Pytań jest więcej niż odpowiedzi. Może sprawców też jest więcej? Może w stare opowieści o „duchu jeziora” ktoś wpisuje nową legendę, że ukryć prawdziwe motywy swojego działania? Eliza na punkcie wyjaśnienia tragedii dostaje niemal bzika. Chęć wyjaśnienia sprawy staje się dla niej rzeczą osobistą, wręcz obsesją. Wcale nie dlatego, że pragnie mieć materiał na nową powieść! To rzecz wtórna. Musi zatrzymać mordercę. Wchodzi więc – raczej nierozważnie niż odważnie – w samo centrum szeptów i przypuszczeń. Z duszą na ramieniu wnika w atmosferę ciężką jak ołów. Każdy rozwikłany supeł tej sprawy prowadzi ją do kolejnej, jeszcze większej zagadki. Dobrze, że ma wsparcie. Niedobrze, że wyzbyła się świadomości, że jej też ktoś zagraża. Że nad nią i pozostałymi członkami kółka detektywów wisi śmiertelne niebezpieczeństwo!…

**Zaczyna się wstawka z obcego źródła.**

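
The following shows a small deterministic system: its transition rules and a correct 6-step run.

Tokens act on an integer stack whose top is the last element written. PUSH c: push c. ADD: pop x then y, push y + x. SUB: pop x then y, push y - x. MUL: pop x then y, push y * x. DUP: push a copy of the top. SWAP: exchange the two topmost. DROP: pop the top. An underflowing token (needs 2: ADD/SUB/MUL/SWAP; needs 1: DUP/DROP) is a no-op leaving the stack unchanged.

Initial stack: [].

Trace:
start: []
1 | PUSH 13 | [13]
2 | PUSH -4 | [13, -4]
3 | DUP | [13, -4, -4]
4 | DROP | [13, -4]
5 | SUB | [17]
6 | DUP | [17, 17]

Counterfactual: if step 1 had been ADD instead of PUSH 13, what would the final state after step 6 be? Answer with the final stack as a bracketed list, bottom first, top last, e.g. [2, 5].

[-4, -4]

(re-executing from step 1 with the substitution; state before step 1: [])
1 | ADD | []
2 | PUSH -4 | [-4]
3 | DUP | [-4, -4]
4 | DROP | [-4]
5 | SUB | [-4]
6 | DUP | [-4, -4]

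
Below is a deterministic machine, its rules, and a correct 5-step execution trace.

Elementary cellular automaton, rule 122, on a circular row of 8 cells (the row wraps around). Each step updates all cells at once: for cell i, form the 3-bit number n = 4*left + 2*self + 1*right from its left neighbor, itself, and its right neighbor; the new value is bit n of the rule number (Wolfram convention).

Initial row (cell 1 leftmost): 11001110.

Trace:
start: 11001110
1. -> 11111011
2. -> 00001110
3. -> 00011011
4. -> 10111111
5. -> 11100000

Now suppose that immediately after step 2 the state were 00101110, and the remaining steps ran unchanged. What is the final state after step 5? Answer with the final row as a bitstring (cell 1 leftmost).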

„Duch jeziora” wciąga niczym grząskie mokradła. Co kryje Wrzosna? Zwyczajne ludzkie bajania czy bezwzględnego mordercę? To wymarzony thriller na wakacje, przeczytajcie koniecznie, nie będziecie zawiedzeni. Zobaczycie, do czego prowadzą nieszczęśliwa miłość i zranione uczucia. A finał? Oczywiście każdego zaskoczy – i to jeszcze jedna zaleta udanego debiutu Mateusza Kwiatkowskiego.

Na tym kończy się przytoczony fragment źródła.